Visitor numbers soon picked up and since January 1 of this year, every airline ticket to Palau has included the Pristine Paradise Fee. Ten per cent goes to the Fisheries Protection Trust Fund, $12.50 to state governments, $25 to the maintenance of the airport, $30 for the Protected Areas Network (which manages nearshore and land-based areas), and $22.50 to the national treasury.
Exemptions are granted to children under three, medical referral patients and those accompanying them, airline pilots and crew, diplomats, and transiting passengers. As there is no way to differentiate, in an online purchase, between a Palauan and a tourist, locals take their tickets to the airport or treasury office in town for a cash refund after travel.
Visitors to the Cook Islands pay a departure tax of $71.77, also hidden in the cost of airfares. Once upon a time, the fee was reserved for environmental initiatives but now, according to a spokesperson at the Ministry of Finance and Economic Management, it goes into the general budget.
Sue Fletcher-Vea says the Cook Islands Tourism Industry Council, the organisation of which she is president, opposes a fee like Palau’s not because it undervalues environmental work, but because of concerns about potential mismanagement.
She says the council would prefer to directly support programmes like Mana Tiaki, the Cook Islands Tourism office’s campaign to protect environment and culture, as well as local environmental non-profit organisations.
“To charge visitors a fee is not something we would support as an organisation for various reasons, one being that the amount of income coming into the country from tourism is significant and this should be put back into environmental initiatives like recycling, infrastructure, water reticulation, things like that,” she says.
“How would we know it would go toward what it’s intended for? We have discussed this at an executive level and we don’t feel charging visitors an environmental fee is fair at this stage.”
Metua Vaiimene, director of destination development at Cook Islands Tourism, acknowledges that there may be room to implement a tax system like Palau’s, but believes much needs to change first.
“Yes, we support an environment tax, but not until government fixes up the way that environment is currently run and reviews the way it is funded,” he says.
“Then they can tax the tourists some more. We have to be careful, though, not to raise the cost too high; otherwise, we will tax ourselves out of the market.”
He, too, points to the Mana Tiaki Programme, a voluntary scheme designed in accordance with research that shows visitors are willing to contribute to campaigns “conducted in a transparent and non-intrusive way”.
Evans is clear that any environment fee would need to be managed with the highest degree of transparency.
“The Marae Moana Policy requires that annual reports and financial records for any sustainable financing mechanism would need to be public documents,” she says, noting that any financing mechanism must have a governing body that is diverse and participatory and includes financial/economic and/or business expertise.
Because of his experience in Palau, Horstmeyer believes quelling fears about an increased tax deterring tourists is possibly as simple as doing some surveys.

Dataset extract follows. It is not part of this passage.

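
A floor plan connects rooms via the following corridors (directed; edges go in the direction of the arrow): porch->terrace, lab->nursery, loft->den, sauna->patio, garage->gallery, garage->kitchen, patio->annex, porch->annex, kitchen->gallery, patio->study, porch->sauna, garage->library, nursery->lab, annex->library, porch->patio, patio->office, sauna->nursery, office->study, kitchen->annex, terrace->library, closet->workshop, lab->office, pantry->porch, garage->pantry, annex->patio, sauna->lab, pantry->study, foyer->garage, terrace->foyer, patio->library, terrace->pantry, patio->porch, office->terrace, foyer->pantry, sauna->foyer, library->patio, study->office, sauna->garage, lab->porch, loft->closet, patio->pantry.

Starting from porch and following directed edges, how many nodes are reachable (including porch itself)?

BFS from porch visits: porch, terrace, sauna, patio, annex, pantry, library, foyer, nursery, lab, garage, study, office, kitchen, gallery
Reachable nodes: 15 of 19 total.

15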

“I think you could probably just assess people exiting to see if they’d be willing to pay an additional fee with the understanding that the money was going toward making sure the Cook Islands remains a beautiful place, which is the reason they’re there in the first place,” he says, noting that for people travelling to Palau, which is not a cheap destination to visit, $100 isn’t enough to break the bank. It is, on the other hand, a significant boost to the work of the National Marine Sanctuary.
“When there’s more money,” he says, “you can be more creative with solutions.”